LONDON MOZART PLAYERS
Jim Hutchon was at the Civic Theatre
18th April 2010
M&G’s latest concert of the season at the Civic brought us the London Mozart Players, under conductor Owain Arwel Hughes, playing a pair of Beethoven numbers sandwiching Haydn’s Cello Concerto.
The opening overture, Egmont, brought out the LMP’s customary superb balance and lyric qualities in a spirited rendition of the1809 overture, conceived while Beethoven was hiding in a friend’s cellar bombarded by shells during the brief French occupation of Vienna, hence the war-like tone of much of the early movement. The allegro is marked by intense energy among the strings – echoed by a resounding brass. This energy is intensified in the closing con brio which brings the piece to a triumphant, victorious close.
The soloist in the Cello Concerto was Thomas Carroll, who took the piece by storm from the opening bars. Despite its complexity in the first movement, Carroll’s technical virtuosity was matched with real understanding of the music, especially in a dark, understated but technically brilliant short cadenza.
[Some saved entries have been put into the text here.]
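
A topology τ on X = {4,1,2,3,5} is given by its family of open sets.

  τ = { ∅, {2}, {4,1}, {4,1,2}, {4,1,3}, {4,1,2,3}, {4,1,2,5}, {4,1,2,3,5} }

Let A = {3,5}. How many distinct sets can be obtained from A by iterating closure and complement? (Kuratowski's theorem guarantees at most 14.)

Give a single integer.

complement {4,1,2}; its interior {4,1,2}; cl(A) = X∖{4,1,2} = {3,5}
With k = closure, c = complement:
  1. A     = {3,5}
  2. cA    = {4,1,2}
  3. kcA   = {4,1,2,3,5}
  4. ckcA  = ∅
k, c of each give nothing new

4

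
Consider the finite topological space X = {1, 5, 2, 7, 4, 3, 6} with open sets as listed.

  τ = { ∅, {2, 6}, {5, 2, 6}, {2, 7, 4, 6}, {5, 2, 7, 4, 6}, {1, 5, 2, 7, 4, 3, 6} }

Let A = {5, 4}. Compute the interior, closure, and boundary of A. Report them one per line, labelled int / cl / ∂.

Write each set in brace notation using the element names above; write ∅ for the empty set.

int(A) = ∅
cl(A)  = {1, 5, 7, 4, 3}
∂A     = {1, 5, 7, 4, 3}

U open, U⊆A: ∅. int(A) = ⋃ = ∅
X∖A={1, 2, 7, 3, 6}, int(X∖A)={2, 6}, hence cl(A)={1, 5, 7, 4, 3}
∂A: remove int from cl → {1, 5, 7, 4, 3}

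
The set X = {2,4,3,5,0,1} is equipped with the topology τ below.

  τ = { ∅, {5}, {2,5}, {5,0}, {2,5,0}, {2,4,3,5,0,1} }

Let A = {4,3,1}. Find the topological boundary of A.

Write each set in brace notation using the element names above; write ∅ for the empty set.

{4,3,1}

interior: largest open inside A is ∅ (from ∅)
cl via duality: int({2,5,0}) = {2,5,0}, so X∖{2,5,0} = {4,3,1}
cl∖int = {4,3,1}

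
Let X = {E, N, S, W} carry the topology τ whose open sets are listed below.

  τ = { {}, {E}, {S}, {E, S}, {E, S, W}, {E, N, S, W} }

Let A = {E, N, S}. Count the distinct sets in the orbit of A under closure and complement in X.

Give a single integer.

closure: X∖int(X∖A) = X∖{} = {E, N, S, W}
Let k=closure and c=complement:
  1. A     = {E, N, S}
  2. kA    = {E, N, S, W}
  3. cA    = {W}
  4. ckA   = {}
  5. kcA   = {N, W}
  6. ckcA  = {E, S}
— saturated at 6

6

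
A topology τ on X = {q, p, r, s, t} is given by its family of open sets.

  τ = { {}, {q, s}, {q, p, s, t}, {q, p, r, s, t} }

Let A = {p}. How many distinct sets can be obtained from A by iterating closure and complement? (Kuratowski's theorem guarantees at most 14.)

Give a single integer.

6

cl via duality: int({q, r, s, t}) = {q, s}, so X∖{q, s} = {p, r, t}
Write k for closure, c for complement:
  1. A     = {p}
  2. kA    = {p, r, t}
  3. cA    = {q, r, s, t}
  4. ckA   = {q, s}
  5. kcA   = {q, p, r, s, t}
  6. ckcA  = {}
applying k or c yields no new set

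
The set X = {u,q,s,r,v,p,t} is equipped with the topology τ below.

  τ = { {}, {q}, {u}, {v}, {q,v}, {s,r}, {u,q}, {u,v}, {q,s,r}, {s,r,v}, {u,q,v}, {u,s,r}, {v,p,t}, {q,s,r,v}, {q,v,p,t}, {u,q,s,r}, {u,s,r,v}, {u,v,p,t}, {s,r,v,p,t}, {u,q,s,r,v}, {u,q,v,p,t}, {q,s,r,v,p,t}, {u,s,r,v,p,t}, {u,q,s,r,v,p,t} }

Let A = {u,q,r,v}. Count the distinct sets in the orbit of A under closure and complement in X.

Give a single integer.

8

X∖A={s,p,t}, int(X∖A)={}, hence cl(A)={u,q,s,r,v,p,t}
Orbit (k=closure, c=complement):
  1. A     = {u,q,r,v}
  2. kA    = {u,q,s,r,v,p,t}
  3. cA    = {s,p,t}
  4. ckA   = {}
  5. kcA   = {s,r,p,t}
  6. ckcA  = {u,q,v}
  7. kckcA = {u,q,v,p,t}
  8. ckckcA = {s,r}
(closed under both — stop)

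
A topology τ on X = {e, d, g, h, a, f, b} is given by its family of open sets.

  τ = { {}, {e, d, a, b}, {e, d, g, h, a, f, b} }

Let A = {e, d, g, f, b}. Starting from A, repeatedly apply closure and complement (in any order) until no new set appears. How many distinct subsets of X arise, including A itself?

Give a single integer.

cl via duality: int({h, a}) = {}, so X∖{} = {e, d, g, h, a, f, b}
Write k for closure, c for complement:
  1. A     = {e, d, g, f, b}
  2. kA    = {e, d, g, h, a, f, b}
  3. cA    = {h, a}
  4. ckA   = {}
applying k or c yields no new set

4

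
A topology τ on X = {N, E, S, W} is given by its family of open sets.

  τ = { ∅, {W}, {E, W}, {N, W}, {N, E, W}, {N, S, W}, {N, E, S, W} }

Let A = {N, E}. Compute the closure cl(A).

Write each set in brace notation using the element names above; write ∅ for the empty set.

{N, E, S}

complement {S, W}; its interior {W}; cl(A) = X∖{W} = {N, E, S}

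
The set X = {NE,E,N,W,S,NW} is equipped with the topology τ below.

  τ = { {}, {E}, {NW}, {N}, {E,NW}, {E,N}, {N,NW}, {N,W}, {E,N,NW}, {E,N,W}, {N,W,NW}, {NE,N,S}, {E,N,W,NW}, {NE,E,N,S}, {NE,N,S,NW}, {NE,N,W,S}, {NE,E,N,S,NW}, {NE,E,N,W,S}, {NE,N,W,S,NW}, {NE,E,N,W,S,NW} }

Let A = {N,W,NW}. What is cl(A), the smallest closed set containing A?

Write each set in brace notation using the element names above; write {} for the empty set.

{NE,N,W,S,NW}

closure: X∖int(X∖A) = X∖{E} = {NE,N,W,S,NW}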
The slow movement was a master class in the lyrical qualities of the cello, much of it in the instrument’s higher register. The third movement was a blaze of colour and sound from the soloist matched by a bravura performance by the whole orchestra.
The closing piece was Beethoven’s 3rd Symphony, originally dedicated to Napoleon but changed by the composer to ‘Eroica’ after a change of heart. The opening allegro con brio is a fiendishly complicated but musically satisfying and with great flourishes by the strings and especially the horns. But it also has an almost rural, pastoral section in it. The Marcia Funebre was suitably restrained with an underlying sense of drive and feeling, and is, in many ways, the defining movement of the whole Symphony. The Scherzo was a triumph of power and energy – again with a strident call to arms by the horns, three of which have solos of their own, and the allegro is a drive to express Beethoven’s heroic vision in mankind.
Over the years, these concerts have made Chelmsford an acclaimed centre of classical music, and the nearly full house for this one was testament to an audience which had come from far and wide for the privilege.